The dream that the Penobscot project would become a model to inspire other groups has already begun. While standing with Day and Banks on the shore at Bradley, where the removal of the Great Works Dam has exposed churning whitewater rapids, Day tells me, “People come from all over the world to look at this. There have been visiting delegations, not only from around the U.S., but from South Korea, China, and Japan.” Banks mentions that a delegation from the Maori Tribe from New Zealand is coming for a ceremony in the near future.
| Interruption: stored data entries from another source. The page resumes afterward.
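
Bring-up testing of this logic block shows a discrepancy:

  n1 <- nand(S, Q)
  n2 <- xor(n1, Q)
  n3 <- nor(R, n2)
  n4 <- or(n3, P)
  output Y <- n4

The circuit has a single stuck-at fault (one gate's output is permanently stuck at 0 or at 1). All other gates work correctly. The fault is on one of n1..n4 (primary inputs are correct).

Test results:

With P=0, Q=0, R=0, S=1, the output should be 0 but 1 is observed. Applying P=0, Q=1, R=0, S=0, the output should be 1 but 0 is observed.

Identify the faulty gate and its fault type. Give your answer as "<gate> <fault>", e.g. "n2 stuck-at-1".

n1 stuck-at-0

Fault-free values for test 1 (P=0, Q=0, R=0, S=1): n1=1, n2=1, n3=0, n4=0, giving Y=0. Observed 1.
Test 1: faults giving observed 1 are {n1 stuck-at-0, n2 stuck-at-0, n3 stuck-at-1, n4 stuck-at-1}.
Test 2 (P=0, Q=1, R=0, S=0): fault-free n1=1, n2=0, n3=1, n4=1 → 1; observed 0. Eliminates n2 stuck-at-0, n3 stuck-at-1, n4 stuck-at-1.
Only n1 stuck-at-0 is consistent with every test.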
I ask Day and Banks how they explain the enormous success of this project. “If you are empathetic toward people with different views, you realize they have good ideas, too,” Day says. “You make space for people to share ideas without blinders.” And both Banks and Day believe that other governments and environmentalists recognize that the process of restoring the Penobscot River is what can be replicated, even though the circumstances in each case will be different. But perhaps the last word belongs to Banks, who kept the spirit of the river alive in himself and everyone else throughout the long and complicated ordeal. “It just gave me such a great sense of hope that people can come together to get to a better place,” he says. “This is hopeful for the planet.”